In states like California, up to 20 percent of students are English Language Learners, but we’re not just talking about Spanish. ELLs speak 150 different languages in the U.S., and teachers find it challenging to navigate the learning landscape. Today on the EdTech Podcast, brought to you by MarketScale, host Daniel Litwin sat down with two education experts from Dallas-based Istation to discuss the nuances and best practices of quality English Language Learning: Jami Herbst, customer success professional development manager, and Julie Robinson, bilingual professional development specialist.

Some school districts in more urban and suburban environments have ELL-specific classes, whereas rural areas may place ELLs in the general classroom. That’s a challenge for both the students and the teachers who are not trained or certified in this specialty of education.

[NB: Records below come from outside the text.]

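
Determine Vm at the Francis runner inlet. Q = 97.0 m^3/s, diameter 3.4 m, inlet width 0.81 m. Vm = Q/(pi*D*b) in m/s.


Vm = 97.0 / (pi * 3.4 * 0.81) = 11.2114 m/s


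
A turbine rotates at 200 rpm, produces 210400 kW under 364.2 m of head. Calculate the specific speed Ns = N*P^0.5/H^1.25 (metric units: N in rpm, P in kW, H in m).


Ns = 200 * 210400^0.5 / 364.2^1.25 = 57.6604


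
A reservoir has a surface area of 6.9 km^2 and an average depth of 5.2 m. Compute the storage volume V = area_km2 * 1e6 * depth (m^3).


V = 6.9 * 1e6 * 5.2 = 3.5880e+07 m^3


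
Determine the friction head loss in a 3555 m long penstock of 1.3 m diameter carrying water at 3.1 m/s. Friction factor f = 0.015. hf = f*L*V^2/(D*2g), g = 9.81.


hf = 0.015 * 3555 * 3.1^2 / (1.3 * 2 * 9.81) = 20.0915 m


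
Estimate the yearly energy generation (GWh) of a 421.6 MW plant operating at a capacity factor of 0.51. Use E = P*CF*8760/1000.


E = 421.6 * 0.51 * 8760 / 1000 = 1883.5402 GWh


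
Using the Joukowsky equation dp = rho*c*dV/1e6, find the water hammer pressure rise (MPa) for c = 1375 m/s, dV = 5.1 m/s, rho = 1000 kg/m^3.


dp = 1000 * 1375 * 5.1 / 1e6 = 7.0125 MPa


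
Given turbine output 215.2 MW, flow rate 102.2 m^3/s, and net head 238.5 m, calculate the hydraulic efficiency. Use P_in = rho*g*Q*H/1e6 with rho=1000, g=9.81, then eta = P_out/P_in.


P_in = 1000 * 9.81 * 102.2 * 238.5 / 1e6 = 239.1158 MW
eta = 215.2 / 239.1158 = 0.9000


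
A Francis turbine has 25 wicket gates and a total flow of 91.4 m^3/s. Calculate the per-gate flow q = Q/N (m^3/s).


q = 91.4 / 25 = 3.6560 m^3/s


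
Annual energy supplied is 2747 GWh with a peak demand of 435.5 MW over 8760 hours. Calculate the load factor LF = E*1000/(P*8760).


LF = 2747 * 1000 / (435.5 * 8760) = 0.7201


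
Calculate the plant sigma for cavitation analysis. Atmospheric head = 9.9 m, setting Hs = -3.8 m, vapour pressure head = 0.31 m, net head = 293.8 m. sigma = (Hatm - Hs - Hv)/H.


sigma = (9.9 - (-3.8) - 0.31) / 293.8 = 0.0456


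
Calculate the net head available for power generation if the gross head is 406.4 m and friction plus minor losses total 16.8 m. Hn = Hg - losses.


Hn = 406.4 - 16.8 = 389.6000 m


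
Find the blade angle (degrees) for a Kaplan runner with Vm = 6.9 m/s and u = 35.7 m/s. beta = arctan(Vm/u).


beta = arctan(6.9 / 35.7) = 10.9391 degrees


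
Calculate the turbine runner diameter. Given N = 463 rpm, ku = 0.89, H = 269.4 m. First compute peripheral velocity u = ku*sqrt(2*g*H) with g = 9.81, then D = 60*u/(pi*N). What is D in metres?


u = 0.89 * sqrt(2*9.81*269.4) = 64.7051 m/s
D = 60 * 64.7051 / (pi * 463) = 2.6691 m


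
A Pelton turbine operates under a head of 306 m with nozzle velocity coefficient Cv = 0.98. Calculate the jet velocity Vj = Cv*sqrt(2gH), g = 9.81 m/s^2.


Vj = 0.98 * sqrt(2*9.81*306) = 75.9340 m/s


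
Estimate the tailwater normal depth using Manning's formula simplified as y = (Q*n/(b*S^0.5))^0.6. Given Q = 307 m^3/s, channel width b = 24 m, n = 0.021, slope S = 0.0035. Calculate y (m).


y = (307 * 0.021 / (24 * 0.0035^0.5))^0.6 = 2.4789 m


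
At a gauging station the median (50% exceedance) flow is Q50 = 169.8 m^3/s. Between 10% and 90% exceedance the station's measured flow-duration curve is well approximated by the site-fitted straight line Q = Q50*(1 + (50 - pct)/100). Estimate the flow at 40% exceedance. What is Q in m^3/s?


Q = 169.8 * (1 + (50 - 40)/100) = 186.7800 m^3/s


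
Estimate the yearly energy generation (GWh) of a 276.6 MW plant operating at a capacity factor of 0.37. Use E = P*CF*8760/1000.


E = 276.6 * 0.37 * 8760 / 1000 = 896.5159 GWh


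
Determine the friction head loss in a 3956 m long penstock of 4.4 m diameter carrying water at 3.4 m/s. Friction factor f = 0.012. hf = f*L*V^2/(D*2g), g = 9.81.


hf = 0.012 * 3956 * 3.4^2 / (4.4 * 2 * 9.81) = 6.3569 m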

“It’s just as stressful for the teacher as it is for the student,” Julie said. “As teachers, we should remember that each child brings something with them. Yes, there’s a barrier because of the language, but they’ve got knowledge coming in with them.”

Having taught in Costa Rica and Honduras, Jami pointed out that classroom cultures vary widely by country.

“Teachers should be culturally aware of what students are used to in the classroom, what makes them most productive, and what makes them tick,” she said.

Often, involvement in a student’s own learning and performance makes them tick.

“Personal time with the student is important, and going over the data is a way to do that,” Jami said. “Discussing the data with your student helps them take ownership of their success.”